Однако уже то, что мы знаем, позволяет скептически отнестись к той прочно укоренившейся в нашей историографии схеме, согласно которой до присоединения Грузии к России (1783 г.) и появления в Чечне «пророка» Шейх-Мансура (1785 г.) русские и чеченцы мирно соседствовали, столкновения носили случайный характер, и лишь ввиду необходимости иметь надёжные коммуникации через Кавказский хребет, а также в связи с развитием агрессивных, религиозно-фанатических настроений под влиянием агитации Шейх-Мансура русские вынуждены были начать наступательные действия против горцев [26]. В действительности, как мы видели, активизация военных действий в Чечне и в сопредельных областях началась за несколько лет до появления Шейх-Мансура и вне всякой связи с событиями в Грузии.
Подробное и всестороннее описание восстания Шейх-Мансура, охватившего, как известно, большую часть Северного Кавказа, далеко выходит за рамки настоящей работы; к тому же оно неоднократно освещалось в исторических трудах [27]. Поэтому мы остановимся только на тех моментах, которые непосредственно связаны с историей российско-чеченских отношений, а также с теми новыми военными и политическими приёмами, которые применялись русской администрацией в ходе борьбы с восставшими.
Шейх-Мансур был уроженцем и жителем чеченского селения Алды; настоящее его имя было Ушурма или Ушурме. Он был беден, кормился тем, что пас чужой скот. Родители его приняли мусульманство, будучи уже взрослыми людьми. Переживания прозелита, живущего среди наполовину языческого населения, сочетались в его душе с негодованием при виде быстрого усиления в Чечне «неверных» русских. Его начали посещать религиозные видения, содержание которых, кстати сказать, было весьма далеко от ортодоксального мусульманства.
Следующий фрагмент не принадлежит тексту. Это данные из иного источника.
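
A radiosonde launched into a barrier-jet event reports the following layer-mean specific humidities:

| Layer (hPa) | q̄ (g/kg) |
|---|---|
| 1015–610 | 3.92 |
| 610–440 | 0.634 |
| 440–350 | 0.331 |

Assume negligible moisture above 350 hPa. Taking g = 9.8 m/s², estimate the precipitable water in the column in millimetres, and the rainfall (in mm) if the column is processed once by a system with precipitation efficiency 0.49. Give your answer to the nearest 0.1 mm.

PW ≈ 17.6 mm; rainfall ≈ 8.6 mm

Precipitable water is the column-integrated vapour mass per unit area: PW = (1/g) Σ q̄ Δp, with q in kg/kg and Δp in Pa (1 kg/m² of water = 1 mm).
Layer 1015–610 hPa: Δp = 405 hPa = 40500 Pa, q̄ = 0.00392 kg/kg → 0.00392 × 40500 / 9.8 = 16.20 mm
Layer 610–440 hPa: Δp = 170 hPa = 17000 Pa, q̄ = 0.000634 kg/kg → 0.000634 × 17000 / 9.8 = 1.10 mm
Layer 440–350 hPa: Δp = 90 hPa = 9000 Pa, q̄ = 0.000331 kg/kg → 0.000331 × 9000 / 9.8 = 0.30 mm
PW = 16.20 + 1.10 + 0.30 = 17.60 ≈ 17.6 mm.
Rainfall = ε × PW = 0.49 × 17.6 = 8.6 mm.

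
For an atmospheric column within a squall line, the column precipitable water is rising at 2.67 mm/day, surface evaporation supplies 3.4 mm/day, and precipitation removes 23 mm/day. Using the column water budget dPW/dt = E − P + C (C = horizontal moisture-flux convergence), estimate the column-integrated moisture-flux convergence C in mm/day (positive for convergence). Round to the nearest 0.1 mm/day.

dPW/dt = +2.67 mm/day.
C = dPW/dt − E + P = (+2.67) − 3.4 + 23 = 22.3 mm/day.

C ≈ 22.3 mm/day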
Он провозгласил себя «Шейх-Мансуром», т.е. непобедимым пророком, и заявил, что достаточно ему, непобедимому, встать во главе самого немногочисленного войска, и оно победит всех неверных — своих язычников или же русских. Такого рода агитация серьёзно обеспокоила русскую администрацию, и в июле 1785 года было решено скорым броском захватить селение Алды и постараться живьём вывезти Шейх-Мансура за Терек. К сожалению, хорошо продуманная операция была скверно осуществлена: командир отряда полковник Пиери, вопреки данным ему инструкциям, двинулся к Алды со всеми силами, не оставив никого в резерве и для прикрытия переправы через Сунжу и не соблюдая осторожности. Отряд не только не смог захватить Шейх-Мансура врасплох, но потерпел сокрушительную неудачу. На обратном пути он подвергся нападению чеченцев, потерял 584 человек убитыми и пленными (среди погибших были командир отряда полковник Пиери и ещё 7 офицеров), и возвратился ни с чем [28]. Эта победа придала Шейх-Мансуру вес в глазах чеченцев, а предания о ней передавались в Чечне, с неизбежными приукрашениями, много десятилетий спустя [29].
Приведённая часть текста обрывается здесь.